Candy miró por encima del hombro, con ojos aterrorizados, antes de agarrar el batiente de la puerta del despacho. Con un grito, se catapultó a través de la abertura.

Cerró la puerta de golpe justo en el instante en que Abee plantaba una mano sobre la barra para saltar por encima. Las botellas vacías y vasos apilados en aquel rincón de la barra salieron volando. La caja registradora se estrelló contra el suelo, pero él consiguió su objetivo.

Casi.

Al otro lado de la barra, trastabilló y se dio de bruces contra el suelo de forma aparatosa, derribando las botellas de licor de la estantería que había debajo del espejo como si fueran bolos.

El estropicio no consiguió aplacarlo. Al cabo de unos segundos, se puso de pie y enfiló otra vez hacia la puerta del despacho. Alan vio que toda la escena se desarrollaba con una fascinante precisión violenta, surrealista. Pero entonces comprendió lo que realmente estaba sucediendo. El pánico se apoderó de él.

«Esto no es una película.»

Abee empezó a aporrear la puerta, embistiéndola con el peso de su cuerpo, mientras bramaba con la fuerza de un huracán:

—¡Abre la maldita puerta!

«Esto es real.»

Podía oír a Candy, que gritaba histérica dentro del despacho.

«Dios mío…»

Al final de la barra, los chicos que habían estado jugando al billar se abalanzaron en tropel hacia la salida de incendios, abandonando los tacos en la carrera. Los golpes secos de los tacos al chocar contra el suelo de hormigón provocaron que a Alan le diera un vuelco el corazón en el pecho, activando un instinto primitivo de supervivencia.

Tenía que escapar de allí.

¡Tenía que salir pitando!

Derribó el taburete en el que estaba sentado como si alguien lo acabara de pinchar con un punzón. Se agarró a la barra para no perder el equilibrio y se volvió hacia la puerta maltrecha. No muy lejos, podía ver el aparcamiento del local; la carretera principal parecía hacerle señas. Se precipitó hacia ella.

Apenas era consciente de que Abee seguía aporreando violentamente y gritando que iba a matar a Candy si no abría la puerta. Apenas se fijó en las mesas y sillas derribadas. Lo único que importaba era llegar a la puerta y salir pitando del Tidewater, sin perder ni un segundo.

Oyó cómo sus zapatillas deportivas corrían sobre el suelo de hormigón, pero la puerta maltrecha no parecía estar más cerca. Era como una de esas puertas de una casa encantada en una feria…

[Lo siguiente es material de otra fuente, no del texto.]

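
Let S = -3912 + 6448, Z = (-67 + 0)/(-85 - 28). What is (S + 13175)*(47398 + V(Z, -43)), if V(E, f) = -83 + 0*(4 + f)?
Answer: 743365965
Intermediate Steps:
Z = 67/113 (Z = -67/(-113) = -67*(-1/113) = 67/113 ≈ 0.59292)
V(E, f) = -83 (V(E, f) = -83 + 0 = -83)
S = 2536
(S + 13175)*(47398 + V(Z, -43)) = (2536 + 13175)*(47398 - 83) = 15711*47315 = 743365965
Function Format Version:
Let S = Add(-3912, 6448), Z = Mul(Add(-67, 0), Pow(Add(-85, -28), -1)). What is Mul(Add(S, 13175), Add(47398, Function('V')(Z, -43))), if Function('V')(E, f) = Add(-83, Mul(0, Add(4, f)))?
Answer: 743365965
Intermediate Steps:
Z = Rational(67, 113) (Z = Mul(-67, Pow(-113, -1)) = Mul(-67, Rational(-1, 113)) = Rational(67, 113) ≈ 0.59292)
Function('V')(E, f) = -83 (Function('V')(E, f) = Add(-83, 0) = -83)
S = 2536
Mul(Add(S, 13175), Add(47398, Function('V')(Z, -43))) = Mul(Add(2536, 13175), Add(47398, -83)) = Mul(15711, 47315) = 743365965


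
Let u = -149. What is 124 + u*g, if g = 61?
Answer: -8965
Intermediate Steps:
124 + u*g = 124 - 149*61 = 124 - 9089 = -8965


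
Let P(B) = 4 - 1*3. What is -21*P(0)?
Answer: -21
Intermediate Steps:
P(B) = 1 (P(B) = 4 - 3 = 1)
-21*P(0) = -21*1 = -21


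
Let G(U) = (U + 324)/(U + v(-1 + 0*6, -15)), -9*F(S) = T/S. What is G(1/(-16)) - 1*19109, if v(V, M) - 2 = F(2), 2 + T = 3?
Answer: -5131892/271 ≈ -18937.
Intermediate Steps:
T = 1 (T = -2 + 3 = 1)
F(S) = -1/(9*S)
v(V, M) = 35/18 (v(V, M) = 2 - ⅑/2 = 2 - ⅑*½ = 2 - 1/18 = 35/18)
G(U) = (324 + U)/(35/18 + U) (G(U) = (U + 324)/(U + 35/18) = (324 + U)/(35/18 + U))
G(1/(-16)) - 1*19109 = 18*(324 + 1/(-16))/(35 + 18/(-16)) - 1*19109 = 18*(324 - 1/16)/(35 + 18*(-1/16)) - 19109 = 18*(5183/16)/(35 - 9/8) - 19109 = 18*(5183/16)/(271/8) - 19109 = 18*(8/271)*(5183/16) - 19109 = 46647/271 - 19109 = -5131892/271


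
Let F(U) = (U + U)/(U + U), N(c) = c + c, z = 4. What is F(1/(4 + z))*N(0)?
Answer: 0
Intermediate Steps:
N(c) = 2*c
F(U) = 1 (F(U) = (2*U)/((2*U)) = (2*U)*(1/(2*U)) = 1)
F(1/(4 + z))*N(0) = 1*(2*0) = 1*0 = 0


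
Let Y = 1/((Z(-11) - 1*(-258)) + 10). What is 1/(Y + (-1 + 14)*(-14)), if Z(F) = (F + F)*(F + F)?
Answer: -752/136863 ≈ -0.0054945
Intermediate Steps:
Z(F) = 4*F**2 (Z(F) = (2*F)*(2*F) = 4*F**2)
Y = 1/752 (Y = 1/((4*(-11)**2 - 1*(-258)) + 10) = 1/((4*121 + 258) + 10) = 1/((484 + 258) + 10) = 1/(742 + 10) = 1/752 ≈ 0.0013298)
1/(Y + (-1 + 14)*(-14)) = 1/(1/752 + (-1 + 14)*(-14)) = 1/(1/752 + 13*(-14)) = 1/(1/752 - 182) = 1/(-136863/752) = -752/136863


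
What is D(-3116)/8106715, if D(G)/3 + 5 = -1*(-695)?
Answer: 414/1621343 ≈ 0.00025534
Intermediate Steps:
D(G) = 2070 (D(G) = -15 + 3*(-1*(-695)) = -15 + 3*695 = -15 + 2085 = 2070)
D(-3116)/8106715 = 2070/8106715 = 2070*(1/8106715) = 414/1621343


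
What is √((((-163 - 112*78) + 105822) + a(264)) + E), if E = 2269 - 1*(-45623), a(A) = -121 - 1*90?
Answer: 2*√36151 ≈ 380.27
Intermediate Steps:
a(A) = -211 (a(A) = -121 - 90 = -211)
E = 47892 (E = 2269 + 45623 = 47892)
√((((-163 - 112*78) + 105822) + a(264)) + E) = √((((-163 - 112*78) + 105822) - 211) + 47892) = √((((-163 - 8736) + 105822) - 211) + 47892) = √(((-8899 + 105822) - 211) + 47892) = √((96923 - 211) + 47892) = √(96712 + 47892) = √144604 = 2*√36151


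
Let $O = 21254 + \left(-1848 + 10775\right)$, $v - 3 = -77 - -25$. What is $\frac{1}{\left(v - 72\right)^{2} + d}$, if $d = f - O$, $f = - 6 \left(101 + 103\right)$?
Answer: $- \frac{1}{16764} \approx -5.9652 \cdot 10^{-5}$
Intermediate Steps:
$f = -1224$ ($f = \left(-6\right) 204 = -1224$)
$v = -49$ ($v = 3 - 52 = -49$)
$O = 30181$ ($O = 21254 + 8927 = 30181$)
$d = -31405$ ($d = -1224 - 30181 = -31405$)
$\frac{1}{\left(v - 72\right)^{2} + d} = \frac{1}{\left(-49 - 72\right)^{2} - 31405} = \frac{1}{\left(-121\right)^{2} - 31405} = \frac{1}{14641 - 31405} = \frac{1}{-16764} = - \frac{1}{16764}$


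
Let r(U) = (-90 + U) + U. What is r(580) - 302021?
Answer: -300951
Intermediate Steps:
r(U) = -90 + 2*U
r(580) - 302021 = (-90 + 2*580) - 302021 = (-90 + 1160) - 302021 = 1070 - 302021 = -300951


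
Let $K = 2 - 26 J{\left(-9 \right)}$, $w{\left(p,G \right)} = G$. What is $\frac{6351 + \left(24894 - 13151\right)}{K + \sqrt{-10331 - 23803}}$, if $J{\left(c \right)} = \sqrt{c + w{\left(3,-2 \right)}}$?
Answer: $\frac{18094}{2 + i \sqrt{34134} - 26 i \sqrt{11}} \approx 3.7267 - 183.58 i$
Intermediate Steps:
$J{\left(c \right)} = \sqrt{-2 + c}$ ($J{\left(c \right)} = \sqrt{c - 2} = \sqrt{-2 + c}$)
$K = 2 - 26 i \sqrt{11}$ ($K = 2 - 26 \sqrt{-2 - 9} = 2 - 26 \sqrt{-11} = 2 - 26 i \sqrt{11} \approx 2.0 - 86.232 i$)
$\frac{6351 + \left(24894 - 13151\right)}{K + \sqrt{-10331 - 23803}} = \frac{6351 + \left(24894 - 13151\right)}{\left(2 - 26 i \sqrt{11}\right) + \sqrt{-10331 - 23803}} = \frac{6351 + 11743}{\left(2 - 26 i \sqrt{11}\right) + \sqrt{-34134}} = \frac{18094}{\left(2 - 26 i \sqrt{11}\right) + i \sqrt{34134}} = \frac{18094}{2 + i \sqrt{34134} - 26 i \sqrt{11}}$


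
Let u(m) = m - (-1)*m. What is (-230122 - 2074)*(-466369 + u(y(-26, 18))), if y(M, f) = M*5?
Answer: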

A lo lejos, oyó que Candy gritaba:

—¡Déjame en paz!

Alan no vio a Ted en ningún momento, ni tampoco vio la silla que este lanzó en su dirección hasta que esta le golpeó las piernas, con tanta fuerza que lo derribó. De forma instintiva, Alan intentó parar la caída, pero no pudo detener el impulso. Se golpeó duramente la frente contra el suelo; el impacto lo sobresaltó. Alan vio lucecitas blancas antes de que todo se quedara negro.

Pasaron unos instantes antes de que el mundo volviera a adoptar forma de nuevo, despacio.

Alan podía notar el gusto a sangre mientras intentaba librarse de la silla enredada entre sus piernas y darse la vuelta. Oyó el paso decidido de una bota que se plantaba al lado de su cara. El tacón se clavó dolorosamente en su mandíbula mientras su cara quedaba apresada contra el suelo.

Encima de él, Crazy Ted Cole lo observaba con expresión levemente divertida mientras lo apuntaba con una pistola.

—¿Adónde crees que vas?

Dawson aparcó el coche junto a la carretera. Estaba casi seguro de que la figura se desvanecería entre las sombras cuando él se apeara, pero el hombre del cabello negro permaneció inmóvil, rodeado por la hierba que le llegaba a la altura de la rodilla. Estaba a unos cuarenta y cinco metros, lo bastante cerca como para que Dawson se fijara en el leve aleteo de la cazadora provocado por la brisa nocturna. Si echaba a correr, aunque cargara con el peso de toda la ropa y tuviera que abrirse paso a través de la hierba crecida, podría dar alcance al desconocido al cabo de menos de diez segundos.

Dawson sabía que no estaba teniendo visiones. Podía sentir la presencia del desconocido, podía notarlo de una forma tan clara y tan real como los latidos de su propio corazón. Sin apartar los ojos del hombre, alargó el brazo hacia el interior del coche y apagó el motor. Los faros se apagaron al instante. Incluso en la oscuridad, podía ver con qué precisión resaltaba la camisa blanca del desconocido, enmarcada por la cazadora abierta. Su cara, sin embargo, era excesivamente difusa como para discernir sus rasgos, como siempre.